Asche der Erinnerung

23. Februar 2023

„Meine Funktion war sehr einfach: Leiche rein, Asche raus, Knochenreste im Kremulator zermahlen.“ Der da spricht ist Pjotr Nesterenko, Gründer und Leiter des Moskauer Krematoriums, und als Ich-Erzähler in Sasha Filipenkos Roman Kremulator  genannt. Der belarussische Autor siedelt seinen gleichnamigen Roman in der Zeit der stalinistischen Säuberungen an. Nesterenko wird der Spionage für eine feindliche Macht beschuldigt und ausführlichen Verhören unterzogen. Er muss wohl mit der Todesstrafe rechnen. Trotzdem verlaufen die Verhöre „nicht frei von Komik“, wie der Angeklagte notiert.

Bühne für persönliche Rückschau

Ganz unschuldig daran ist Nesterenko daran nicht. Er nutzt die Verhöre auch als Bühne für seine ganz  persönliche Rückschau. Denn der Mann war nicht nur der Gründer des Moskauer Krematoriums, er stammt aus altem Adel, hat für die Weißrussen gekämpft,  war in Kiew,  ist in Paris Taxi gefahren, arbeitete  in Istanbul und in Serbien. Kurz, er hat so einiges aus der Welt außerhalb der großen Sowejetunion mitgekriegt.

Geschichte einer großen Liebe

Diese Weltläufigkeit imponiert dem jungen Ermittler Perepeliza und macht ihn doppelt misstrauisch. Was zum Teufel hat diesen Nesterenko dazu getrieben, von einem Ort zum anderen zu reisen, von einem Job zum anderen zu wechseln? Perepeliza ahnt nichts von der großen Liebe, die den Angeklagten seit seiner Kindheit beflügelt. Von seiner Suche nach Vera, der Frau seines Lebens. Von der kurzen Zeit der Liebeswonnen in Paris und der langen Zeit der vergeblichen Suche. Vera ist es auch, für die Nesterenko seine Notizen schreibt. Sie ist die eigentliche Adressatin seiner verworrenen Gedanken und verwirrenden Erzählungen.

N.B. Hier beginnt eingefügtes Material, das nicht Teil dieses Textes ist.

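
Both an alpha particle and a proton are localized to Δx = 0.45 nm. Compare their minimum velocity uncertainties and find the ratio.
The proton has the larger minimum velocity uncertainty, by a ratio of 4.0.

For both particles, Δp_min = ℏ/(2Δx) = 1.172e-25 kg·m/s (same for both).

The velocity uncertainty is Δv = Δp/m:
- alpha particle: Δv = 1.172e-25 / 6.645e-27 = 1.763e+01 m/s = 17.634 m/s
- proton: Δv = 1.172e-25 / 1.673e-27 = 7.005e+01 m/s = 70.054 m/s

Ratio: 7.005e+01 / 1.763e+01 = 4.0

The lighter particle has larger velocity uncertainty because Δv ∝ 1/m.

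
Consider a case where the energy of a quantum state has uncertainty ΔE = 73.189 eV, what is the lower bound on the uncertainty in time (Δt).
4.497 as

Using the energy-time uncertainty principle:
ΔEΔt ≥ ℏ/2

The minimum uncertainty in time is:
Δt_min = ℏ/(2ΔE)
Δt_min = (1.055e-34 J·s) / (2 × 1.173e-17 J)
Δt_min = 4.497e-18 s = 4.497 as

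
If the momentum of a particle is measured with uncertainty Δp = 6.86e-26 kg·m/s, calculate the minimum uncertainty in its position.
768.638 pm

Using the Heisenberg uncertainty principle:
ΔxΔp ≥ ℏ/2

The minimum uncertainty in position is:
Δx_min = ℏ/(2Δp)
Δx_min = (1.055e-34 J·s) / (2 × 6.860e-26 kg·m/s)
Δx_min = 7.686e-10 m = 768.638 pm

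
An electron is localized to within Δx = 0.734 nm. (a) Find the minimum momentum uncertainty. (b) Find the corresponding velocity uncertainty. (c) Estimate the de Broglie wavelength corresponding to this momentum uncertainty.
(a) Δp_min = 7.184 × 10^-26 kg·m/s
(b) Δv_min = 78.861 km/s
(c) λ_dB = 9.224 nm

Step-by-step:

(a) From the uncertainty principle:
Δp_min = ℏ/(2Δx) = (1.055e-34 J·s)/(2 × 7.340e-10 m) = 7.184e-26 kg·m/s

(b) The velocity uncertainty:
Δv = Δp/m = (7.184e-26 kg·m/s)/(9.109e-31 kg) = 7.886e+04 m/s = 78.861 km/s

(c) The de Broglie wavelength for this momentum:
λ = h/p = (6.626e-34 J·s)/(7.184e-26 kg·m/s) = 9.224e-09 m = 9.224 nm

Note: The de Broglie wavelength is comparable to the localization size, as expected from wave-particle duality.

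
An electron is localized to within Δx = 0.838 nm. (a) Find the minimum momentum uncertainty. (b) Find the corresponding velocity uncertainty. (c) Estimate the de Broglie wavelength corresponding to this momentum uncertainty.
(a) Δp_min = 6.292 × 10^-26 kg·m/s
(b) Δv_min = 69.074 km/s
(c) λ_dB = 10.531 nm

Step-by-step:

(a) From the uncertainty principle:
Δp_min = ℏ/(2Δx) = (1.055e-34 J·s)/(2 × 8.380e-10 m) = 6.292e-26 kg·m/s

(b) The velocity uncertainty:
Δv = Δp/m = (6.292e-26 kg·m/s)/(9.109e-31 kg) = 6.907e+04 m/s = 69.074 km/s

(c) The de Broglie wavelength for this momentum:
λ = h/p = (6.626e-34 J·s)/(6.292e-26 kg·m/s) = 1.053e-08 m = 10.531 nm

Note: The de Broglie wavelength is comparable to the localization size, as expected from wave-particle duality.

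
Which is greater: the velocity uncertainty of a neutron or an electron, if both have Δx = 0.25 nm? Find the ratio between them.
The electron has the larger minimum velocity uncertainty, by a ratio of 1838.7.

For both particles, Δp_min = ℏ/(2Δx) = 2.109e-25 kg·m/s (same for both).

The velocity uncertainty is Δv = Δp/m:
- neutron: Δv = 2.109e-25 / 1.675e-27 = 1.259e+02 m/s = 125.924 m/s
- electron: Δv = 2.109e-25 / 9.109e-31 = 2.315e+05 m/s = 231.535 km/s

Ratio: 2.315e+05 / 1.259e+02 = 1838.7

The lighter particle has larger velocity uncertainty because Δv ∝ 1/m.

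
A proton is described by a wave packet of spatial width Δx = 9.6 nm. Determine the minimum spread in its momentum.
5.493 × 10^-27 kg·m/s

For a wave packet, the spatial width Δx and momentum spread Δp are related by the uncertainty principle:
ΔxΔp ≥ ℏ/2

The minimum momentum spread is:
Δp_min = ℏ/(2Δx)
Δp_min = (1.055e-34 J·s) / (2 × 9.600e-09 m)
Δp_min = 5.493e-27 kg·m/s

A wave packet cannot have both a well-defined position and well-defined momentum.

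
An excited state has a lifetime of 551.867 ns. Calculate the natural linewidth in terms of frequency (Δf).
144.197 kHz

Using the energy-time uncertainty principle and E = hf:
ΔEΔt ≥ ℏ/2
hΔf·Δt ≥ ℏ/2

The minimum frequency uncertainty is:
Δf = ℏ/(2hτ) = 1/(4πτ)
Δf = 1/(4π × 5.519e-07 s)
Δf = 1.442e+05 Hz = 144.197 kHz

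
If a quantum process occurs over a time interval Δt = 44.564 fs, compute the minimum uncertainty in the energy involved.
7.385 meV

Using the energy-time uncertainty principle:
ΔEΔt ≥ ℏ/2

The minimum uncertainty in energy is:
ΔE_min = ℏ/(2Δt)
ΔE_min = (1.055e-34 J·s) / (2 × 4.456e-14 s)
ΔE_min = 1.183e-21 J = 7.385 meV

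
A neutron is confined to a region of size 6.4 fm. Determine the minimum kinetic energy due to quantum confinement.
126.472 keV

Using the uncertainty principle:

1. Position uncertainty: Δx ≈ 6.400e-15 m
2. Minimum momentum uncertainty: Δp = ℏ/(2Δx) = 8.239e-21 kg·m/s
3. Minimum kinetic energy:
   KE = (Δp)²/(2m) = (8.239e-21)²/(2 × 1.675e-27 kg)
   KE = 2.026e-14 J = 126.472 keV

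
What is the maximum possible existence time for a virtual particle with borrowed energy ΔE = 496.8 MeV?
6.625 × 10^-25 s

Using the energy-time uncertainty principle:
ΔEΔt ≥ ℏ/2

For a virtual particle borrowing energy ΔE, the maximum lifetime is:
Δt_max = ℏ/(2ΔE)

Converting energy:
ΔE = 496.8 MeV = 7.960e-11 J

Δt_max = (1.055e-34 J·s) / (2 × 7.960e-11 J)
Δt_max = 6.625e-25 s = 6.625 × 10^-25 s

Virtual particles with higher borrowed energy exist for shorter times.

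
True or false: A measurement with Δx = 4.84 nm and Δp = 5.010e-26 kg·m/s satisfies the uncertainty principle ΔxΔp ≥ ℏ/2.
Yes, it satisfies the uncertainty principle.

Calculate the product ΔxΔp:
ΔxΔp = (4.840e-09 m) × (5.010e-26 kg·m/s)
ΔxΔp = 2.425e-34 J·s

Compare to the minimum allowed value ℏ/2:
ℏ/2 = 5.273e-35 J·s

Since ΔxΔp = 2.425e-34 J·s ≥ 5.273e-35 J·s = ℏ/2,
the measurement satisfies the uncertainty principle.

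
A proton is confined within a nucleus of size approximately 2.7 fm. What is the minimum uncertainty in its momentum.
1.953 × 10^-20 kg·m/s

Using the Heisenberg uncertainty principle:
ΔxΔp ≥ ℏ/2

With Δx ≈ L = 2.700e-15 m (the confinement size):
Δp_min = ℏ/(2Δx)
Δp_min = (1.055e-34 J·s) / (2 × 2.700e-15 m)
Δp_min = 1.953e-20 kg·m/s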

Schwerstarbeit im Krematorium

Aber auch Perepeliza soll beeindruckt werden, wenn der Angeklagte berichtet, welche Polit- und andere Größen er ins Feuer geschickt hat und wie viele Erschossene in einer Nacht „kremiert“ werden mussten. Wenn er davon berichtet, wie schlecht die Henker oft zielten und dass so mancher Henker selbst im Verbrennungsofen landete.  Leichen am Fließband hieß Schwerstarbeit im Krematorium. Für den Kremulator hat der Tod seine Schrecken verloren – auch der eigene und der seiner Geliebten.

Parallelen zur Gegenwart

Manchmal stockt einem bei der Lektüre der Atem, so aktuell erscheinen manche Passagen in diesem Buch. Unübersehbar sind die Parallelen zur Gegenwart. Wie sagt der Alte, Nesterenkos Gesprächspartner in Paris: „Die größten Probleme Russlands sind das Aber und das Komma. Wir setzen Kommas, wo längst ein Punkt stehen müsste… Anstelle eines Punktes setzen wir immer wieder ein Komma und machen weiter. Man soll nicht töten, aber.. Man soll nicht foltern, aber… Wir wissen, dass wir sträflich Unrecht haben, aber…“

Museum für Anatomie

Messerscharf und mit bitterbösem Witz schreibt Filipenko über ein Land, das seine Bürger zu willigen Erfüllungsgehilfen degradiert, weil ihnen das Denken abhanden gekommen ist. Ein Land auch, in dem die Liebe zum Alptraum wird. Wie die Erinnerung an den Krieg, die Nesterenko nicht aus dem Kopf geht: „Der Krieg ist das erste große Museum, das ich in meinem Leben besuche. Ein Museum für Anatomie. Eine umfassende, reiche Sammlung, die jeden Tag erweitert wird. Mit Millionen von Exponaten! Mit längs und quer zerfetzten Körpern, herausquellenden und zerrissenen Lungen, mit aus Gliedern ragenden Knochen und verstreuten Gedärmen. Mit Armen, Köpfen, Füßen und Schädeln. Unvergesslich die Pupillen, über die Fliegen krabbeln…“

Menschenrechte und Memorial

„Alles in diesem Buch ist wahr – selbst das Erfundene“, hat Sasha Filipenko seinem Roman vorangestellt, der auf historischen Dokumenten beruht. Zur Verfügung gestellt wurden sie dem Autor von der Organisation Memorial, die 2022 den Friedensnobelpreis erhielt und die vom Obersten Gericht Russlands verboten wurde. Memorial wurde 1989 gegründet und ist die älteste und wichtigste Menschenrechtsorganisation in Russland.